Passado esse Natal de fim de mundo, um jornalista perguntou: professor, em que festa natalina você recebeu o melhor presente?
Respondi:
Num Natal antigo eu ganhei uma bicicleta importada de uma impecável Suécia, conforme papai me falou com aquele tom de voz que situava tudo o que era estrangeiro como superior. Esse foi um presente importante - em Niterói íamos a todos os lugares de bicicleta -, mas, diz um lado meu, não foi o meu melhor presente.
De uma outra feita, moço e apaixonado, ganhei em plena Rua Dr. Romualdo, em Juiz de Fora, o beijo de uma namorada e com ele a promessa esquecida de ser amado para sempre. O beijo natalino foi um belo presente, mas não foi - diz novamente a voz dentro de mim - o meu melhor presente.
Num Natal na casa de meus avós, Raul e Emerentina, na Rua Nilo Peçanha, 31, recebemos todos um presente inesquecível: revólveres de espoleta que reproduziam, a nosso ver perfeitamente bem, a guerra entre o Bem e o Mal - entre os mocinhos e os bandidos que víamos no cinema.

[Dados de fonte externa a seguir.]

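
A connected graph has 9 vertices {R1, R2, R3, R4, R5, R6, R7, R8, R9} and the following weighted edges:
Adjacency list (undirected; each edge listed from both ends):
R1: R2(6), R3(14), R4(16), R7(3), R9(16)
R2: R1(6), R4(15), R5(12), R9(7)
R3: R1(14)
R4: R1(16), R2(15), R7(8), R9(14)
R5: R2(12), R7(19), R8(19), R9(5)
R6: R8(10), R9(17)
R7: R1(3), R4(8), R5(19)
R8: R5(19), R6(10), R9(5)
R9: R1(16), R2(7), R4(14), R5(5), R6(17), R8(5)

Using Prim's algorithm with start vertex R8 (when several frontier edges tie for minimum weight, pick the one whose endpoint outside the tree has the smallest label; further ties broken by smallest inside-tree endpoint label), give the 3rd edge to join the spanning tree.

Prim's algorithm from R8:
Step 1: cheapest edge leaving the tree is R8–R9 (5); add R9.
Step 2: cheapest edge leaving the tree is R5–R9 (5); add R5.
Step 3: cheapest edge leaving the tree is R2–R9 (7); add R2.
Step 4: cheapest edge leaving the tree is R1–R2 (6); add R1.
Step 5: cheapest edge leaving the tree is R1–R7 (3); add R7.
Step 6: cheapest edge leaving the tree is R4–R7 (8); add R4.
Step 7: cheapest edge leaving the tree is R6–R8 (10); add R6.
Step 8: cheapest edge leaving the tree is R1–R3 (14); add R3.
The 3rd edge added is R2–R9.

R2-R9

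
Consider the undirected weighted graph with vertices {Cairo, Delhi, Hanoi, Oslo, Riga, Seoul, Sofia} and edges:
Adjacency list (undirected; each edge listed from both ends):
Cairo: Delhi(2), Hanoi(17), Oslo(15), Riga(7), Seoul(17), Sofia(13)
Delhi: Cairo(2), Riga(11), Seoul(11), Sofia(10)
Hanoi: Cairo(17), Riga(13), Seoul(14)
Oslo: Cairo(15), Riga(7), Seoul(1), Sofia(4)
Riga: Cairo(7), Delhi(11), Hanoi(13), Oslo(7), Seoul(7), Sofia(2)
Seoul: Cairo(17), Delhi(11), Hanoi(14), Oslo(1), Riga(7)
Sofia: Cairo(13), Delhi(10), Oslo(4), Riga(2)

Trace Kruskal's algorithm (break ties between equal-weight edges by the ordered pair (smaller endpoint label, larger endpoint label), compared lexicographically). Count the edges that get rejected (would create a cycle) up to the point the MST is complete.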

Lembro da felicidade de manusear o meu revólver, de nele colocar as espoletas e, ato contínuo, atirar "matando" meus irmãos.
Não esqueço o fato de ter sido ferido e de ter morrido muitas vezes por outros tiros naquele calorento Natal numa Niterói sem água, mas com uma praia das Flechas de mar translúcido. Apesar dos tiros, das mortes e das ressurreições, esse também não foi o meu melhor presente.

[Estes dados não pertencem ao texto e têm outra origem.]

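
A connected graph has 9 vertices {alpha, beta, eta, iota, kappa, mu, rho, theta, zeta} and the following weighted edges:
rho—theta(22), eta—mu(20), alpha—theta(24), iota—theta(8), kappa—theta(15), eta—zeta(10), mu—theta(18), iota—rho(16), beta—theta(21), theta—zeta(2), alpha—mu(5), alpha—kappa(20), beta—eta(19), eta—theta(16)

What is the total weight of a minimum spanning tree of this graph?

93

Sort edges by weight, then run Kruskal:
theta—zeta (2): add — endpoints in different components.
alpha—mu (5): add — endpoints in different components.
iota—theta (8): add — endpoints in different components.
eta—zeta (10): add — endpoints in different components.
kappa—theta (15): add — endpoints in different components.
eta—theta (16): skip — eta and theta already connected.
iota—rho (16): add — endpoints in different components.
mu—theta (18): add — endpoints in different components.
beta—eta (19): add — endpoints in different components.
MST edges: theta—zeta, alpha—mu, iota—theta, eta—zeta, kappa—theta, iota—rho, mu—theta, beta—eta; total weight 2+5+8+10+15+16+18+19 = 93.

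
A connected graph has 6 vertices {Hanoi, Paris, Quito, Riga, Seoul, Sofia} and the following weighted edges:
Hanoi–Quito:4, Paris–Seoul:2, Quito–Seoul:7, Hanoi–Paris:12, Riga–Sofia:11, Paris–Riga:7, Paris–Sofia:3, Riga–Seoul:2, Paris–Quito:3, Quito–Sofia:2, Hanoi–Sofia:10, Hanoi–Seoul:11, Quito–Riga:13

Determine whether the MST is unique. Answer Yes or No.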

Num outro Natal, eu ganhei as obras completas de Guy de Maupassant em muitos volumes, mais do que poderia ler. Ao receber os livros de um contista que eu amava - ao lado de gente como O. Henry, Hemingway, Graham Green e Monteiro Lobato do Urupês -, exultei. Jamais me esqueci da luminosidade de Maupassant. Foi um grande presente, mas não foi o meu melhor presente.
Doutra feita, recebi os almanaques do Globo Juvenil e do Gibi. Maravilhado, transformei a varanda onde estava sentado meu avô Raul numa nave especial na qual viajavam Flash Gordon, o Dr. Zarkov e Dale Arden, por quem eu fiquei imediatamente apaixonado. Até hoje eu me lembro da voz calma do Celso Scofield, meu melhor e querido amigo, lendo comigo os quadrinhos.

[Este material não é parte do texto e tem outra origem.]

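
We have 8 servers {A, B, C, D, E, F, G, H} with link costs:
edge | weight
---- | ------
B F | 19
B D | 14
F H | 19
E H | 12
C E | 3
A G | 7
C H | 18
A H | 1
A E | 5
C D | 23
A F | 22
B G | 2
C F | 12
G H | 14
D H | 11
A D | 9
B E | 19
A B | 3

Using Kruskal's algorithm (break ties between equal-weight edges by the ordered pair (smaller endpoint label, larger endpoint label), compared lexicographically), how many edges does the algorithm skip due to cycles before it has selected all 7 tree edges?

2

Kruskal: consider edges lightest-first.
A H (1): add — endpoints in different components.
B G (2): add — endpoints in different components.
A B (3): add — endpoints in different components.
C E (3): add — endpoints in different components.
A E (5): add — endpoints in different components.
A G (7): skip — A and G already connected.
A D (9): add — endpoints in different components.
D H (11): skip — D and H already connected.
C F (12): add — endpoints in different components.
Edges rejected before the tree was complete: 2.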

Ficamos, ambos, intrigados com uma história de Brick Bradford na qual ele ia parar num planeta com três gigantes imortais.
O que era ser imortal? Celso havia perdido o pai; eu vivia numa casa cheia dos fantasmas dos meus tios mortos. Titia Amália, que era uma grande contadora de histórias, via almas do outro mundo num corredor sem fim, no qual não ousávamos transitar sozinhos de noite. Nem de luz acessa. Foi um excelente presente, mas não foi meu melhor presente.
O meu primeiro Natal com data fixa e certa foi o de 1968 - em Cambridge Massachusetts, aonde fui levado como estudante de uma Harvard perfeita. Fomos para a casa dos Maybury-Lewis. David era o meu orientador e Pia, sua esposa dinamarquesa, preparou a festa como mandava o figurino daquilo que eu só havia visto em tecnicolor e na grande tela do Cinema Icaraí.
Havia uma enorme mesa com folhagens se misturando a comidas doces e salgadas. Havia vinho e neve, itens desconhecidos. E havia o amor de Celeste e dos nossos filhinhos. Cantamos músicas de Natal.
Eu pude dar presente para todos os meus filhos com o deleite do pai feliz por ter plantado as suas sementes no mundo, e foi assim que eu os vi rasgando o papel dos embrulhos para descobrir o que haviam recebido. Não ganhei nada, mas hoje sei que foi essa a festa.
A partir de um certo Natal, quem tem filhos passa a ser mais um doador do que um receptor de presentes. Comecei a sustentar a crença dos meus filhos em Papai Noel, embora piscando o olho. Afinal, o Natal é apenas na aparência uma festa para crianças. No fundo, ele é uma celebração da paternidade que tenta retribuir o peso indiscutível de sua autoridade distribuindo dádivas. Era maravilhoso ver a crença nos olhos das crianças com aquele brilho que os meus olhos haviam perdido.
Seria mesmo possível responder à questão do jornalista? Afinal de contas, qual foi o melhor presente que recebi em toda a minha vida? Vocês sabem como eu sou ingrato e difícil de satisfazer. Ademais, sejamos realistas, quem é que, na tal "melhor idade" (como é o meu caso), pode se lembrar de tudo o que recebeu ao longo de 76 Natais?
Em alguns, eu tenho agradecido a presença de pessoas queridas. Em todos, eu sofro pela ausência de outros entes amados e perdidos. Meu maior presente tem sido, sem nenhuma dúvida, os livros que me fazem ler e escrever e, pelo milagre da literatura, tentar desenhar dádivas e ter o privilégio de distribuí-las nesta coluna. Esperando, é claro, algum retorno.